Our finding that the estradiol, DHT, and testosterone interact to alter free testosterone fraction non-linearly suggests that in men with hypogonadism who are receiving TRT, free testosterone levels should be measured using a reliable method to guide the dose titration. The models that do not consider changes in estradiol and DHT concentrations are susceptible to error in estimating free testosterone concentrations.
5 CONCLUSIONS
Changes in testosterone, dihydrotestosterone, and estradiol concentrations alter free testosterone concentrations during testosterone treatment of older men with hypogonadism. Substantially smaller changes in estradiol and dihydrotestosterone concentrations than those observed in total testosterone during testosterone treatment influence percent free testosterone, suggesting complex dynamic interactions between these hormones and the binding proteins.
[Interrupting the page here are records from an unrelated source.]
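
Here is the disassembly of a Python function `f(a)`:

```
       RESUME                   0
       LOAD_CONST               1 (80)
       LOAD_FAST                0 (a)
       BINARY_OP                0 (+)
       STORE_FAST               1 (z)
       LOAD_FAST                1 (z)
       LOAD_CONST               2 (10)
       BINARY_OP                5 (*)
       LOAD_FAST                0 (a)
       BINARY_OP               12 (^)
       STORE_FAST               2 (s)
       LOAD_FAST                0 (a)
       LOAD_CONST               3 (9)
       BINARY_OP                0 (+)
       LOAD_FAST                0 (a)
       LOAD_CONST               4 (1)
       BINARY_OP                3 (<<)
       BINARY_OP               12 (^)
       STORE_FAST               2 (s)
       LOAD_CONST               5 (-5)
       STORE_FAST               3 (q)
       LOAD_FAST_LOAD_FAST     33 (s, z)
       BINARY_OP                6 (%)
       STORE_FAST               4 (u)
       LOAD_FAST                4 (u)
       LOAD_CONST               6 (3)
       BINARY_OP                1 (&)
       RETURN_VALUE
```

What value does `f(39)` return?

3

LOAD_CONST → push 80. Stack: [80]
LOAD_FAST a → push 39. Stack: [80, 39]
BINARY_OP + → 80 + 39 = 119. Stack: [119]
STORE_FAST z → z=119. Stack: []
LOAD_FAST z → push 119. Stack: [119]
LOAD_CONST → push 10. Stack: [119, 10]
BINARY_OP * → 119 * 10 = 1190. Stack: [1190]
LOAD_FAST a → push 39. Stack: [1190, 39]
BINARY_OP ^ → 1190 ^ 39 = 1153. Stack: [1153]
STORE_FAST s → s=1153. Stack: []
LOAD_FAST a → push 39. Stack: [39]
LOAD_CONST → push 9. Stack: [39, 9]
BINARY_OP + → 39 + 9 = 48. Stack: [48]
LOAD_FAST a → push 39. Stack: [48, 39]
LOAD_CONST → push 1. Stack: [48, 39, 1]
BINARY_OP << → 39 << 1 = 78. Stack: [48, 78]
BINARY_OP ^ → 48 ^ 78 = 126. Stack: [126]
STORE_FAST s → s=126. Stack: []
LOAD_CONST → push -5. Stack: [-5]
STORE_FAST q → q=-5. Stack: []
LOAD_FAST_LOAD_FAST s,z → push 126,119. Stack: [126, 119]
BINARY_OP % → 126 % 119 = 7. Stack: [7]
STORE_FAST u → u=7. Stack: []
LOAD_FAST u → push 7. Stack: [7]
LOAD_CONST → push 3. Stack: [7, 3]
BINARY_OP & → 7 & 3 = 3. Stack: [3]
RETURN_VALUE → return 3.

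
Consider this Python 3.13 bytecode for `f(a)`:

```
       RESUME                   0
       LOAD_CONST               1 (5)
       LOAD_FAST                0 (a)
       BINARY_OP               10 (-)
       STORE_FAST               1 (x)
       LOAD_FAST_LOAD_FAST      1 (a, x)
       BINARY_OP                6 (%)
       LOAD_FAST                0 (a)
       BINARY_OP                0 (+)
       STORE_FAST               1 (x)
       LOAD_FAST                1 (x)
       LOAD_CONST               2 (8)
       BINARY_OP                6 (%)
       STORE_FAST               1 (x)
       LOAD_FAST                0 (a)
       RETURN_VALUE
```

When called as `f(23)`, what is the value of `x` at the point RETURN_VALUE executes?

2

LOAD_CONST → push 5. Stack: [5]
LOAD_FAST a → push 23. Stack: [5, 23]
BINARY_OP - → 5 - 23 = -18. Stack: [-18]
STORE_FAST x → x=-18. Stack: []
LOAD_FAST_LOAD_FAST a,x → push 23,-18. Stack: [23, -18]
BINARY_OP % → 23 % -18 = -13. Stack: [-13]
LOAD_FAST a → push 23. Stack: [-13, 23]
BINARY_OP + → -13 + 23 = 10. Stack: [10]
STORE_FAST x → x=10. Stack: []
LOAD_FAST x → push 10. Stack: [10]
LOAD_CONST → push 8. Stack: [10, 8]
BINARY_OP % → 10 % 8 = 2. Stack: [2]
STORE_FAST x → x=2. Stack: []
LOAD_FAST a → push 23. Stack: [23]
RETURN_VALUE → return 23.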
These data suggest that changes in estradiol and dihydrotestosterone concentrations should be considered in evaluating response to testosterone treatment because of their differential influence on free testosterone concentrations in addition to their ability to exert other independent biologic effects. Because of these complex interactions between various sex hormones as well as other ligands with sex hormone binding globulin, direct measurements of free testosterone using a reliable assay, such as the equilibrium dialysis method, may be a superior marker of testosterone’s treatment effect.